Readers also act as distribution nodes, sharing content that they find compelling with others who may or may not use ad blockers.

Building walls will result in fewer readers, and as you've noted, less traffic will be bad in the long term...


Odd how working for exposure is decried when business owners want designers or devs to do it, but grand when we want publishers to do it.


Exposure IS worth something and a business that pays a team of analysts and other professionals ought to be in a position to access this and decide accordingly. In this case in the long run something is better than nothing which is what wired will end up with.

As a publication they have little to offer to justify their high subscription cost and the portion of people interested in tech who don't use an ad blocker will eventually be the empty set.
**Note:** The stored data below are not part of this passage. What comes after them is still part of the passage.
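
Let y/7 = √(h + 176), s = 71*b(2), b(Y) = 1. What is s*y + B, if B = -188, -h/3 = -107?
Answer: -188 + 497*√497 ≈ 10892.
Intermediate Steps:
h = 321 (h = -3*(-107) = 321)
s = 71 (s = 71*1 = 71)
y = 7*√497 (y = 7*√(321 + 176) = 7*√497 ≈ 156.05)
s*y + B = 71*(7*√497) - 188 = 497*√497 - 188 = -188 + 497*√497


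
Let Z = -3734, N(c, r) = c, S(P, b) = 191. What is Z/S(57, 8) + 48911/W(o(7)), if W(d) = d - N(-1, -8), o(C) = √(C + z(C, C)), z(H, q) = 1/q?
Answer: -65554569/8213 + 244555*√14/43 ≈ 13298.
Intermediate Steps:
o(C) = √(C + 1/C)
W(d) = 1 + d (W(d) = d - 1*(-1) = d + 1 = 1 + d)
Z/S(57, 8) + 48911/W(o(7)) = -3734/191 + 48911/(1 + √(7 + 1/7)) = -3734*1/191 + 48911/(1 + √(7 + ⅐)) = -3734/191 + 48911/(1 + √(50/7)) = -3734/191 + 48911/(1 + 5*√14/7)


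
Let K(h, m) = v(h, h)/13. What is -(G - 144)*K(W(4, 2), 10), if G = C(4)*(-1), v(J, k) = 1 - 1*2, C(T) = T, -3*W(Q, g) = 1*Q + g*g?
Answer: -148/13 ≈ -11.385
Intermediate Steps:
W(Q, g) = -Q/3 - g²/3 (W(Q, g) = -(1*Q + g*g)/3 = -(Q + g²)/3 = -Q/3 - g²/3)
v(J, k) = -1 (v(J, k) = 1 - 2 = -1)
K(h, m) = -1/13
G = -4 (G = 4*(-1) = -4)
-(G - 144)*K(W(4, 2), 10) = -(-4 - 144)*(-1)/13 = -(-148)*(-1)/13 = -1*148/13 = -148/13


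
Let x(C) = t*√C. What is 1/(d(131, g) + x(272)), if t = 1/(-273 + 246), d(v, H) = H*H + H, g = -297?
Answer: 8010981/704261361638 + 27*√17/1408522723276 ≈ 1.1375e-5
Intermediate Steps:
d(v, H) = H + H² (d(v, H) = H² + H = H + H²)
t = -1/27 (t = 1/(-27) = -1/27 ≈ -0.037037)
x(C) = -√C/27
1/(d(131, g) + x(272)) = 1/(-297*(1 - 297) - 4*√17/27) = 1/(-297*(-296) - 4*√17/27) = 1/(87912 - 4*√17/27)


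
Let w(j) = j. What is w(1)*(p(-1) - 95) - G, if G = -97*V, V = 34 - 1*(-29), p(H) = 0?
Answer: 6016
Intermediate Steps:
V = 63 (V = 34 + 29 = 63)
G = -6111 (G = -97*63 = -6111)
w(1)*(p(-1) - 95) - G = 1*(0 - 95) - 1*(-6111) = 1*(-95) + 6111 = -95 + 6111 = 6016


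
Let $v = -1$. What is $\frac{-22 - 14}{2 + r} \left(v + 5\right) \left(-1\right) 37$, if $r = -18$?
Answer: $-333$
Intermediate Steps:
$\frac{-22 - 14}{2 + r} \left(v + 5\right) \left(-1\right) 37 = \frac{-22 - 14}{2 - 18} \left(-1 + 5\right) \left(-1\right) 37 = - \frac{36}{-16} \cdot 4 \left(-1\right) 37 = \left(-36\right) \left(- \frac{1}{16}\right) \left(-4\right) 37 = \frac{9}{4} \left(-4\right) 37 = \left(-9\right) 37 = -333$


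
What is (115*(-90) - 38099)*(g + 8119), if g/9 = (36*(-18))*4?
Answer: 736860841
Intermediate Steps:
g = -23328 (g = 9*((36*(-18))*4) = 9*(-648*4) = 9*(-2592) = -23328)
(115*(-90) - 38099)*(g + 8119) = (115*(-90) - 38099)*(-23328 + 8119) = (-10350 - 38099)*(-15209) = -48449*(-15209) = 736860841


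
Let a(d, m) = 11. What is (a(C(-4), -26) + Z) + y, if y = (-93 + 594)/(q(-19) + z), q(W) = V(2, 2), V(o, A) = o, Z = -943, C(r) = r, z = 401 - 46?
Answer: -110741/119 ≈ -930.60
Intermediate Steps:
z = 355
q(W) = 2
y = 167/119 (y = (-93 + 594)/(2 + 355) = 501/357 = 501*(1/357) = 167/119 ≈ 1.4034)
(a(C(-4), -26) + Z) + y = (11 - 943) + 167/119 = -932 + 167/119 = -110741/119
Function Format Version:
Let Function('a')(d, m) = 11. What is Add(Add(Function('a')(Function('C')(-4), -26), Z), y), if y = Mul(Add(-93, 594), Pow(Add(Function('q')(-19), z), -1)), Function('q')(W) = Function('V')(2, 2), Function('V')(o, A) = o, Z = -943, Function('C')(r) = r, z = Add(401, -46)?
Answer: Rational(-110741, 119) ≈ -930.60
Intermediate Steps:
z = 355
Function('q')(W) = 2
y = Rational(167, 119) (y = Mul(Add(-93, 594), Pow(Add(2, 355), -1)) = Mul(501, Pow(357, -1)) = Mul(501, Rational(1, 357)) = Rational(167, 119) ≈ 1.4034)
Add(Add(Function('a')(Function('C')(-4), -26), Z), y) = Add(Add(11, -943), Rational(167, 119)) = Add(-932, Rational(167, 119)) = Rational(-110741, 119)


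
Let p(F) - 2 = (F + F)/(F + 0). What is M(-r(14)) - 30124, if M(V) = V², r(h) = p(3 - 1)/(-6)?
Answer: -271112/9 ≈ -30124.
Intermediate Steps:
p(F) = 4 (p(F) = 2 + (F + F)/(F + 0) = 2 + (2*F)/F = 2 + 2 = 4)
r(h) = -⅔ (r(h) = 4/(-6) = 4*(-⅙) = -⅔)
M(-r(14)) - 30124 = (-1*(-⅔))² - 30124 = (⅔)² - 30124 = 4/9 - 30124 = -271112/9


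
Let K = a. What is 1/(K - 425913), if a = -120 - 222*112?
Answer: -1/450897 ≈ -2.2178e-6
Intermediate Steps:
a = -24984 (a = -120 - 24864 = -24984)
K = -24984
1/(K - 425913) = 1/(-24984 - 425913) = 1/(-450897) = -1/450897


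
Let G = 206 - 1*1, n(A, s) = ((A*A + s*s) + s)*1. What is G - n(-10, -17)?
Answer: -167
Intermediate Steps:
n(A, s) = s + A² + s² (n(A, s) = ((A² + s²) + s)*1 = (s + A² + s²)*1 = s + A² + s²)
G = 205 (G = 206 - 1 = 205)
G - n(-10, -17) = 205 - (-17 + (-10)² + (-17)²) = 205 - (-17 + 100 + 289) = 205 - 1*372 = 205 - 372 = -167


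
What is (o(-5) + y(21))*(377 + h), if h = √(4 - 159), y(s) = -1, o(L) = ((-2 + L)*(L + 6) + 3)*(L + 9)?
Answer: -6409 - 17*I*√155 ≈ -6409.0 - 211.65*I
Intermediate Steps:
o(L) = (3 + (-2 + L)*(6 + L))*(9 + L) (o(L) = ((-2 + L)*(6 + L) + 3)*(9 + L) = (3 + (-2 + L)*(6 + L))*(9 + L))
h = I*√155 (h = √(-155) = I*√155 ≈ 12.45*I)
(o(-5) + y(21))*(377 + h) = ((-81 + (-5)³ + 13*(-5)² + 27*(-5)) - 1)*(377 + I*√155) = ((-81 - 125 + 13*25 - 135) - 1)*(377 + I*√155) = ((-81 - 125 + 325 - 135) - 1)*(377 + I*√155) = (-16 - 1)*(377 + I*√155) = -17*(377 + I*√155) = -6409 - 17*I*√155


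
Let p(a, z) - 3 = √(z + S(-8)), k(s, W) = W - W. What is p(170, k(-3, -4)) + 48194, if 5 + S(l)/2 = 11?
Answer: 48197 + 2*√3 ≈ 48200.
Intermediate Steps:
S(l) = 12 (S(l) = -10 + 2*11 = -10 + 22 = 12)
k(s, W) = 0
p(a, z) = 3 + √(12 + z) (p(a, z) = 3 + √(z + 12) = 3 + √(12 + z))
p(170, k(-3, -4)) + 48194 = (3 + √(12 + 0)) + 48194 = (3 + √12) + 48194 = (3 + 2*√3) + 48194 = 48197 + 2*√3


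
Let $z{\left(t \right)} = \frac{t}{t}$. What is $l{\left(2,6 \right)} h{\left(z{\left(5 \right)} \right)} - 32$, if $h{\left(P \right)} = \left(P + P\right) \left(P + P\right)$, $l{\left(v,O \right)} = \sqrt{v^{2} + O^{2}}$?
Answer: $-32 + 8 \sqrt{10} \approx -6.7018$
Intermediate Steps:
$z{\left(t \right)} = 1$
$l{\left(v,O \right)} = \sqrt{O^{2} + v^{2}}$
$h{\left(P \right)} = 4 P^{2}$ ($h{\left(P \right)} = 2 P 2 P = 4 P^{2}$)
$l{\left(2,6 \right)} h{\left(z{\left(5 \right)} \right)} - 32 = \sqrt{6^{2} + 2^{2}} \cdot 4 \cdot 1^{2} - 32 = \sqrt{36 + 4} \cdot 4 \cdot 1 - 32 = \sqrt{40} \cdot 4 - 32 = 2 \sqrt{10} \cdot 4 - 32 = 8 \sqrt{10} - 32 = -32 + 8 \sqrt{10}$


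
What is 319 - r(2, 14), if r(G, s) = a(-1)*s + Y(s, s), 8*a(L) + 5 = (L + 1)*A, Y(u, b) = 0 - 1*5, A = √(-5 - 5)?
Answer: 1331/4 ≈ 332.75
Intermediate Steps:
A = I*√10 (A = √(-10) = I*√10 ≈ 3.1623*I)
Y(u, b) = -5 (Y(u, b) = 0 - 5 = -5)
a(L) = -5/8 + I*√10*(1 + L)/8 (a(L) = -5/8 + ((L + 1)*(I*√10))/8 = -5/8 + ((1 + L)*(I*√10))/8 = -5/8 + (I*√10*(1 + L))/8 = -5/8 + I*√10*(1 + L)/8)
r(G, s) = -5 - 5*s/8 (r(G, s) = (-5/8 + I*√10/8 + (⅛)*I*(-1)*√10)*s - 5 = (-5/8 + I*√10/8 - I*√10/8)*s - 5 = -5*s/8 - 5 = -5 - 5*s/8)
319 - r(2, 14) = 319 - (-5 - 5/8*14) = 319 - (-5 - 35/4) = 319 - 1*(-55/4) = 319 + 55/4 = 1331/4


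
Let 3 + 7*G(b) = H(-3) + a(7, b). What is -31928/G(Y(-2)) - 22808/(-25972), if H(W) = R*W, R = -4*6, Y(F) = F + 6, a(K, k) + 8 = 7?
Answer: -362692948/110381 ≈ -3285.8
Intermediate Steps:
a(K, k) = -1 (a(K, k) = -8 + 7 = -1)
Y(F) = 6 + F
R = -24
H(W) = -24*W
G(b) = 68/7 (G(b) = -3/7 + (-24*(-3) - 1)/7 = -3/7 + (72 - 1)/7 = -3/7 + (1/7)*71 = -3/7 + 71/7 = 68/7)
-31928/G(Y(-2)) - 22808/(-25972) = -31928/68/7 - 22808/(-25972) = -31928*7/68 - 22808*(-1/25972) = -55874/17 + 5702/6493 = -362692948/110381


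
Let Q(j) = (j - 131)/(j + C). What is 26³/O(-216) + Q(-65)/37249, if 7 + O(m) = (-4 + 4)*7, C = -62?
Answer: -83145428476/33114361 ≈ -2510.9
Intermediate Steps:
O(m) = -7 (O(m) = -7 + (-4 + 4)*7 = -7 + 0*7 = -7 + 0 = -7)
Q(j) = (-131 + j)/(-62 + j) (Q(j) = (j - 131)/(j - 62) = (-131 + j)/(-62 + j))
26³/O(-216) + Q(-65)/37249 = 26³/(-7) + ((-131 - 65)/(-62 - 65))/37249 = 17576*(-⅐) + (-196/(-127))*(1/37249) = -17576/7 - 1/127*(-196)*(1/37249) = -17576/7 + (196/127)*(1/37249) = -17576/7 + 196/4730623 = -83145428476/33114361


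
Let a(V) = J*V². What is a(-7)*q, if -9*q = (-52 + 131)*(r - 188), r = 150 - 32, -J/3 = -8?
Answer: 2167760/3 ≈ 7.2259e+5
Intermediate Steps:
J = 24 (J = -3*(-8) = 24)
r = 118
a(V) = 24*V²
q = 5530/9 (q = -(-52 + 131)*(118 - 188)/9 = -79*(-70)/9 = -⅑*(-5530) = 5530/9 ≈ 614.44)
a(-7)*q = (24*(-7)²)*(5530/9) = (24*49)*(5530/9) = 1176*(5530/9) = 2167760/3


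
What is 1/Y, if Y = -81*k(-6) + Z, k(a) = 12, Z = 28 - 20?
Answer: -1/964 ≈ -0.0010373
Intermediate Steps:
Z = 8
Y = -964 (Y = -81*12 + 8 = -972 + 8 = -964)
1/Y = 1/(-964) = -1/964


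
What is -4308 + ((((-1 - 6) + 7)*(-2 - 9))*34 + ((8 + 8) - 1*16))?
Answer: -4308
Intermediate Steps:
-4308 + ((((-1 - 6) + 7)*(-2 - 9))*34 + ((8 + 8) - 1*16)) = -4308 + (((-7 + 7)*(-11))*34 + (16 - 16)) = -4308 + ((0*(-11))*34 + 0) = -4308 + (0*34 + 0) = -4308 + (0 + 0) = -4308 + 0 = -4308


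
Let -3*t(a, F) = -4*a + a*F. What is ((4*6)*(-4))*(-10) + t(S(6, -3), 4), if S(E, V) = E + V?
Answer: 960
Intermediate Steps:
t(a, F) = 4*a/3 - F*a/3 (t(a, F) = -(-4*a + a*F)/3 = -(-4*a + F*a)/3 = 4*a/3 - F*a/3)
((4*6)*(-4))*(-10) + t(S(6, -3), 4) = ((4*6)*(-4))*(-10) + (6 - 3)*(4 - 1*4)/3 = (24*(-4))*(-10) + (⅓)*3*(4 - 4) = -96*(-10) + (⅓)*3*0 = 960 + 0 = 960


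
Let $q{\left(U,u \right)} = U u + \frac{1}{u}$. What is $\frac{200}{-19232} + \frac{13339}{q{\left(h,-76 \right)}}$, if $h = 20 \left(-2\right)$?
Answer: $\frac{2431312681}{555417756} \approx 4.3774$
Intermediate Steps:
$h = -40$
$q{\left(U,u \right)} = \frac{1}{u} + U u$
$\frac{200}{-19232} + \frac{13339}{q{\left(h,-76 \right)}} = \frac{200}{-19232} + \frac{13339}{\frac{1}{-76} - -3040} = 200 \left(- \frac{1}{19232}\right) + \frac{13339}{- \frac{1}{76} + 3040} = - \frac{25}{2404} + \frac{13339}{\frac{231039}{76}} = - \frac{25}{2404} + 13339 \cdot \frac{76}{231039} = - \frac{25}{2404} + \frac{1013764}{231039} = \frac{2431312681}{555417756}$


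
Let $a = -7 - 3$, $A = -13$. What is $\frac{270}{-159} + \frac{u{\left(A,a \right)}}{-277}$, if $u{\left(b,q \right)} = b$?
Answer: $- \frac{24241}{14681} \approx -1.6512$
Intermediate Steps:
$a = -10$
$\frac{270}{-159} + \frac{u{\left(A,a \right)}}{-277} = \frac{270}{-159} - \frac{13}{-277} = 270 \left(- \frac{1}{159}\right) - - \frac{13}{277} = - \frac{90}{53} + \frac{13}{277} = - \frac{24241}{14681}$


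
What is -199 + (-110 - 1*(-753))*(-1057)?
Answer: -679850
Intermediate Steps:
-199 + (-110 - 1*(-753))*(-1057) = -199 + (-110 + 753)*(-1057) = -199 + 643*(-1057) = -199 - 679651 = -679850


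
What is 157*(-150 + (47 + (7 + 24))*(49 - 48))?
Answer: -11304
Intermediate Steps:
157*(-150 + (47 + (7 + 24))*(49 - 48)) = 157*(-150 + (47 + 31)*1) = 157*(-150 + 78*1) = 157*(-150 + 78) = 157*(-72) = -11304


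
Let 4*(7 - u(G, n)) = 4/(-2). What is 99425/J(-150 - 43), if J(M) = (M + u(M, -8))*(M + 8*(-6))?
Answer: 198850/89411 ≈ 2.2240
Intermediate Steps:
u(G, n) = 15/2 (u(G, n) = 7 - 1/(-2) = 7 - (-1)/2 = 7 - ¼*(-2) = 7 + ½ = 15/2)
J(M) = (-48 + M)*(15/2 + M) (J(M) = (M + 15/2)*(M + 8*(-6)) = (15/2 + M)*(M - 48) = (15/2 + M)*(-48 + M) = (-48 + M)*(15/2 + M))
99425/J(-150 - 43) = 99425/(-360 + (-150 - 43)² - 81*(-150 - 43)/2) = 99425/(-360 + (-193)² - 81/2*(-193)) = 99425/(-360 + 37249 + 15633/2) = 99425/(89411/2) = 99425*(2/89411) = 198850/89411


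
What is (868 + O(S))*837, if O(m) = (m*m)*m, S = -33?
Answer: -29352753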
Alternatively they could offer tasteful text and image ads served from their own domain and many people would be willing to allow them.


I'm enjoying the meta - ad machine that sometimes writes about ads writing about its own new ad plans.

So tech is having a shake-out at the moment - many assumptions being questioned, many business models being challenged, many unicorns revealed as dead horses.

Considering how little of genuine value these businesses contribute - including Wired - I'm not sure they're going to be heavily mourned if they disappear.

Is anyone really going to mind much if the Distraction Economy dies over the next few years?